Judah mumbled: ‘The smear. How could I be a member of the Party when I believe in the dignity of man?'

‘You're against them, Judah?'

‘Against them, and against you. You're both cut from the same bolt. The same rotten bolt. Any means to the end. And what end? Nobody knows. But a man can guess!'

‘That's typically muddled thinking, Judah. You can't be against them and against me, too. I'm their worst enemy. I'm preparing the West to fight them —'

‘That's what you said the last time. And it was true, too. And it's true now. But a twisted truth that turns out to be no truth at all. You're preparing the West to fight them, not for the reason that they're a menace to the free world, but because they happen to be the current antagonist. Ten years from now you'll be preparing the West — or the East, or the North, or the South, or all of them put together! — to fight something or someone-else. Maybe the little men from Mars, King! Unless you're stopped in time.'

‘And who's going to stop me?' murmured King Bendigo. ‘Not you, Judah.'

‘Me! Tonight at midnight I'm going to kill you, King. You'll never see tomorrow, and tomorrow the world will be a better place to live in.'

King Bendigo burst into laughter. He threw back his handsome head and laughed until the spasm caused him to double up. He put his fists on the table's edge and heaved to his feet. There were actually tears in his eyes.

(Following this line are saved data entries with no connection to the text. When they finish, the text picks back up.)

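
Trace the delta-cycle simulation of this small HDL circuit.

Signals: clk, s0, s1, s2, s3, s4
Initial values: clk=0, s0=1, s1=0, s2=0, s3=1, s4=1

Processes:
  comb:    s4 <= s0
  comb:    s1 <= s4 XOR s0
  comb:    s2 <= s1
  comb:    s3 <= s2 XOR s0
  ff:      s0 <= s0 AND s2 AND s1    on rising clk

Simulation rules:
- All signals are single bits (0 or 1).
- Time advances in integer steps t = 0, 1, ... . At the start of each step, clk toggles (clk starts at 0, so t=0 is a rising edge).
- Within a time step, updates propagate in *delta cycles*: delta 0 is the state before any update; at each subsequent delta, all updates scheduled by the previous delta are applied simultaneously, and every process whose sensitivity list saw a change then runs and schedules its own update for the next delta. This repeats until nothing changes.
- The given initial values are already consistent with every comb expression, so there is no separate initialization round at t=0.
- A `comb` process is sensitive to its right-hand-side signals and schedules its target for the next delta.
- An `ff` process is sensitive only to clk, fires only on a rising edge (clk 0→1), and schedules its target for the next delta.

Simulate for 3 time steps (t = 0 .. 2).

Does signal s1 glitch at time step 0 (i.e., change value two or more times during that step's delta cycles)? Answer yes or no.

t=0 Δ0: s3=1 s0=1 s1=0 s4=1 s2=0 clk=0
  Δ1: clk:0→1
  Δ2: s0:1→0
  Δ3: s3:1→0, s1:0→1, s4:1→0
  Δ4: s1:1→0, s2:0→1
  Δ5: s3:0→1, s2:1→0
  Δ6: s3:1→0
  (6Δ to stable)
t=1 Δ0: s3=0 s0=0 s1=0 s4=0 s2=0 clk=1
  Δ1: clk:1→0
  (1Δ to stable)
t=2 Δ0: s3=0 s0=0 s1=0 s4=0 s2=0 clk=0
  Δ1: clk:0→1
  (1Δ to stable)

yes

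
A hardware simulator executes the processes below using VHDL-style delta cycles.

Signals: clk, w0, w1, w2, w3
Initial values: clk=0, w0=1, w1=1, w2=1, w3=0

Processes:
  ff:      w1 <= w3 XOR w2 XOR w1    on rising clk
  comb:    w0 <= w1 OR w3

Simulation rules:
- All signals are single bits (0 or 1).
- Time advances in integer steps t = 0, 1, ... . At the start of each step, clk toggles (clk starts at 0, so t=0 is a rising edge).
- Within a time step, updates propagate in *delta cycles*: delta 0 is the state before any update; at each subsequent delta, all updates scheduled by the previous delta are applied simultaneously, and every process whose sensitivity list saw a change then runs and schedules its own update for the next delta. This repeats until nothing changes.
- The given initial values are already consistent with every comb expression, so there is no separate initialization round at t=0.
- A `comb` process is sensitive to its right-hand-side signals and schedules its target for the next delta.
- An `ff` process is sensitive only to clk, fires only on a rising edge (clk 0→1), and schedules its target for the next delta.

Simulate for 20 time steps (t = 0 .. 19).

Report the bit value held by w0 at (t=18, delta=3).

[bits: w2,w3,w0,w1,clk]
t=0: Δ0=10110 Δ1=10111 Δ2=10101 Δ3=10001 | 3Δ
t=1: Δ0=10001 Δ1=10000 | 1Δ
t=2: Δ0=10000 Δ1=10001 Δ2=10011 Δ3=10111 | 3Δ
t=3: Δ0=10111 Δ1=10110 | 1Δ
t=4: Δ0=10110 Δ1=10111 Δ2=10101 Δ3=10001 | 3Δ
t=5: Δ0=10001 Δ1=10000 | 1Δ
t=6: Δ0=10000 Δ1=10001 Δ2=10011 Δ3=10111 | 3Δ
t=7: Δ0=10111 Δ1=10110 | 1Δ
t=8: Δ0=10110 Δ1=10111 Δ2=10101 Δ3=10001 | 3Δ
t=9: Δ0=10001 Δ1=10000 | 1Δ
t=10: Δ0=10000 Δ1=10001 Δ2=10011 Δ3=10111 | 3Δ
t=11: Δ0=10111 Δ1=10110 | 1Δ
t=12: Δ0=10110 Δ1=10111 Δ2=10101 Δ3=10001 | 3Δ
t=13: Δ0=10001 Δ1=10000 | 1Δ
t=14: Δ0=10000 Δ1=10001 Δ2=10011 Δ3=10111 | 3Δ
t=15: Δ0=10111 Δ1=10110 | 1Δ
t=16: Δ0=10110 Δ1=10111 Δ2=10101 Δ3=10001 | 3Δ
t=17: Δ0=10001 Δ1=10000 | 1Δ
t=18: Δ0=10000 Δ1=10001 Δ2=10011 Δ3=10111 | 3Δ
t=19: Δ0=10111 Δ1=10110 | 1Δ

1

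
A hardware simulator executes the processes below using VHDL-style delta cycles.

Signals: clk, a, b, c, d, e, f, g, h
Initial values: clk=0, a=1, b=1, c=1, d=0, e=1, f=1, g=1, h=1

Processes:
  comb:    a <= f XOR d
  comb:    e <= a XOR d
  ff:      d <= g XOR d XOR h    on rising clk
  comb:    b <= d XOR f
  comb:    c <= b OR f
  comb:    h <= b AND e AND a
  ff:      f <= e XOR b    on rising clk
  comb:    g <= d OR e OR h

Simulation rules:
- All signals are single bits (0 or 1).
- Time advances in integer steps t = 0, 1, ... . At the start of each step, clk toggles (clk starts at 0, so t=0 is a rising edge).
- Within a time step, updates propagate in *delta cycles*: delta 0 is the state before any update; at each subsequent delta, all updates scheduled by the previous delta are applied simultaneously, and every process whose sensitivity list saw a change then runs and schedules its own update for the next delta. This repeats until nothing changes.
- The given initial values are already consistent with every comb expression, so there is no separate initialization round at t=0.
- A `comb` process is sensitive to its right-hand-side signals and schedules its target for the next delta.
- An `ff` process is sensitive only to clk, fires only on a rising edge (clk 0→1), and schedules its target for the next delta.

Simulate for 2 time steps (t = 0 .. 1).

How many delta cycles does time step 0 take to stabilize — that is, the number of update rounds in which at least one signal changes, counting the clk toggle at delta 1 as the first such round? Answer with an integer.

5

[bits: e,c,h,f,b,d,a,clk,g]
t=0: Δ0=111110101 Δ1=111110111 Δ2=111010111 Δ3=111000011 Δ4=000000011 Δ5=000000010 | 5Δ
t=1: Δ0=000000010 Δ1=000000000 | 1Δ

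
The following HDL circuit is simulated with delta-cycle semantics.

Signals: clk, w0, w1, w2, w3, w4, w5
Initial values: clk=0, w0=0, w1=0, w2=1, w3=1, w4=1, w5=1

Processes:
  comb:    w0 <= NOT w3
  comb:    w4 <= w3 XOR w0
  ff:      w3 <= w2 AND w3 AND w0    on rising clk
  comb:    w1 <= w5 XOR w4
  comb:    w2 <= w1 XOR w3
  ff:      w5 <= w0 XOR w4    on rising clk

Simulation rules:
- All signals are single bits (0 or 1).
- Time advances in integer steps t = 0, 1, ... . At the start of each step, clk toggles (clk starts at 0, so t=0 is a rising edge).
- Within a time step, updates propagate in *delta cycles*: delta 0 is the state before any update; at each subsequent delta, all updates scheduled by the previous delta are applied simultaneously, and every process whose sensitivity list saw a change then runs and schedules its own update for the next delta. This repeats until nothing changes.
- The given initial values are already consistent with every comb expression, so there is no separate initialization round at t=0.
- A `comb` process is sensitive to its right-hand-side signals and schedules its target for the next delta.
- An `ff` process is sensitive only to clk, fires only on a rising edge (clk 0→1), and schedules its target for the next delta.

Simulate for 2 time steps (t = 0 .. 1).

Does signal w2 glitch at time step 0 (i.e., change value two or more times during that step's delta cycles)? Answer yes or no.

t0.Δ0 w2=1 w3=1 w1=0 clk=0 w0=0 w4=1 w5=1
t0.Δ1 w2=1 w3=1 w1=0 clk=1 w0=0 w4=1 w5=1
t0.Δ2 w2=1 w3=0 w1=0 clk=1 w0=0 w4=1 w5=1
t0.Δ3 w2=0 w3=0 w1=0 clk=1 w0=1 w4=0 w5=1
t0.Δ4 w2=0 w3=0 w1=1 clk=1 w0=1 w4=1 w5=1
t0.Δ5 w2=1 w3=0 w1=0 clk=1 w0=1 w4=1 w5=1
t0.Δ6 w2=0 w3=0 w1=0 clk=1 w0=1 w4=1 w5=1
t1.Δ0 w2=0 w3=0 w1=0 clk=1 w0=1 w4=1 w5=1
t1.Δ1 w2=0 w3=0 w1=0 clk=0 w0=1 w4=1 w5=1

yes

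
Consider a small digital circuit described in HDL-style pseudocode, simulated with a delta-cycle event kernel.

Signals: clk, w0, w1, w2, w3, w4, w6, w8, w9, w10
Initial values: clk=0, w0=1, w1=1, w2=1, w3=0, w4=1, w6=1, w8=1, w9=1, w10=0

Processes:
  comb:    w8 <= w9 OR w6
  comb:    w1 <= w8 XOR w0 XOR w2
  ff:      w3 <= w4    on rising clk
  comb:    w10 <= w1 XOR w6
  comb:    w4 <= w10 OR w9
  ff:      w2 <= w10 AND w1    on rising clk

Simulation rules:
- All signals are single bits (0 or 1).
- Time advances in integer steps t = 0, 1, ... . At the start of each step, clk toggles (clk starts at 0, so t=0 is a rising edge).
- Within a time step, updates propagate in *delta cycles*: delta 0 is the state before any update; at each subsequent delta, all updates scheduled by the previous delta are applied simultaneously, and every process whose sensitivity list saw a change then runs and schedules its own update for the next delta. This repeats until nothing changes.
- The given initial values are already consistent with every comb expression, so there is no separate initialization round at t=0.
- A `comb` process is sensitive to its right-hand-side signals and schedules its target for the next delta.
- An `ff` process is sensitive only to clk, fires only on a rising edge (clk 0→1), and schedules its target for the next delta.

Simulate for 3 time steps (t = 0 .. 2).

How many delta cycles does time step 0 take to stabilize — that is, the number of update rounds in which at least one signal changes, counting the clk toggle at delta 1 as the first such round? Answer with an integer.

4

[bits: w3,w1,w6,w2,clk,w8,w0,w9,w4,w10]
t=0: Δ0=0111011110 Δ1=0111111110 Δ2=1110111110 Δ3=1010111110 Δ4=1010111111 | 4Δ
t=1: Δ0=1010111111 Δ1=1010011111 | 1Δ
t=2: Δ0=1010011111 Δ1=1010111111 | 1Δ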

Judah's chair went over. He scrambled around the corner of the table and sprang at his brother's throat. His hands slipped. He beat with his thin fists on that massive chest. And as his little blows drummed away, he screamed with hate and outrage. For a moment King was surprised; his laughter stopped, his eyes widened. But then he only laughed harder. He made no attempt to defend himself. Judah's fists kept bouncing off him like rubber balls from a brick wall.

Then Max'l was there. With one hand he plucked the shrieking, flailing little man from his master and thrust Judah high in the air, holding him up like a toy. Judah dangled, gagging. The gagging sounds made Max'l grin. He shook Judah as if the little man were made of rags, shook him until his face turned blue and his eyes popped and his tongue stuck out of his mouth.

Karla whimpered and put her hands to her face.

‘It's all right, darling,' wheezed her husband. ‘Really it is. Judah doesn't mind punishment. He loves it. Always did. Gets a real kick out of a beating — don't you, Judah?'

Max'l flung the little man halfway across the dining-room. Judah struck a wall, thudded to the floor, and lay still.